The Detroit Lions took a small step in the right direction last season, but they were ultimately a dissappointment once again. The Lions are just 11-21 since ending their 11-year playoff drought back in 2011. Just when Detroit fans thought their team might be turning a corner, the Lions reverted to their old ways. Calvin Johnson feels the 2014 season will be different.
After practice on Tuesday, Megatron said he believes this season represents Detroit’s “best chance” to win a championship.
“I honestly believe that,” Johnson said, via Dave Birkett of The Detroit Free Press. “And you’ve got to buy in. You’ve got to buy into the coaches’ philosophy, and we have. I believe that everybody is doing exactly what the coaches want us to do, and if we’re not, if something is not like he wants it, he’s going to tell us and we’re going to get better at it and he only has to tell us one time.”
There’s no question the Lions have enough talent to be a serious contender. Their offense is loaded with big names like Megatron, Matthew Stafford, Reggie Bush and now Golden Tate. A front seven led by Ndamukong Suh should dominate, though it has not been that simple in past seasons.
While Lions coach Jim Caldwell said he also believes his team has the foundation needed to win a Lombardi Trophy, Stafford seemed a bit more reserved.
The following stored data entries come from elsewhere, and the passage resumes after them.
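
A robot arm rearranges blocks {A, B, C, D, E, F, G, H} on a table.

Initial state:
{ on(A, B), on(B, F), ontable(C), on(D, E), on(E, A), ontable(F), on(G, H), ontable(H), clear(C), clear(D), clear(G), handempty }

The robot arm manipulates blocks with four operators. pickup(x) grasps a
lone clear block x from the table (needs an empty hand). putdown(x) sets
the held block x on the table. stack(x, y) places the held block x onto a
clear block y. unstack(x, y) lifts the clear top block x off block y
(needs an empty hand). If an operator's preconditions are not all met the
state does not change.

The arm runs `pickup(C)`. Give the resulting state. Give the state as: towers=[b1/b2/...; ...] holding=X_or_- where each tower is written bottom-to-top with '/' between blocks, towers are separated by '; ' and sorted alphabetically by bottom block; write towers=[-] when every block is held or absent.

before: towers=[C; F/B/A/E/D; H/G] holding=-
pre[pickup(C)]: clear(C) ✓, ontable(C) ✓, handempty ✓
all met → apply pickup(C)
after:  towers=[F/B/A/E/D; H/G] holding=C

towers=[F/B/A/E/D; H/G] holding=C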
“I think we’re a talented football team, but there’s a long way to go,” Stafford said. “This is practice No. 2 for Week 1. Obviously, we’re a confident bunch. We’re confident in our abilities and our schemes, confident in each other. But at the same time we got to go out there and execute. We got to get better week to week, we got to get hot and go and see what happens. But on paper we’re as talented as anybody in the league, in my opinion.”
The NFC North, led by the Green Bay Packers and Chicago Bears, should be a very difficult division this season. The key for the Lions will be getting off to a good start and proving they are not going to be the same disaster that they have been for the better part of two years.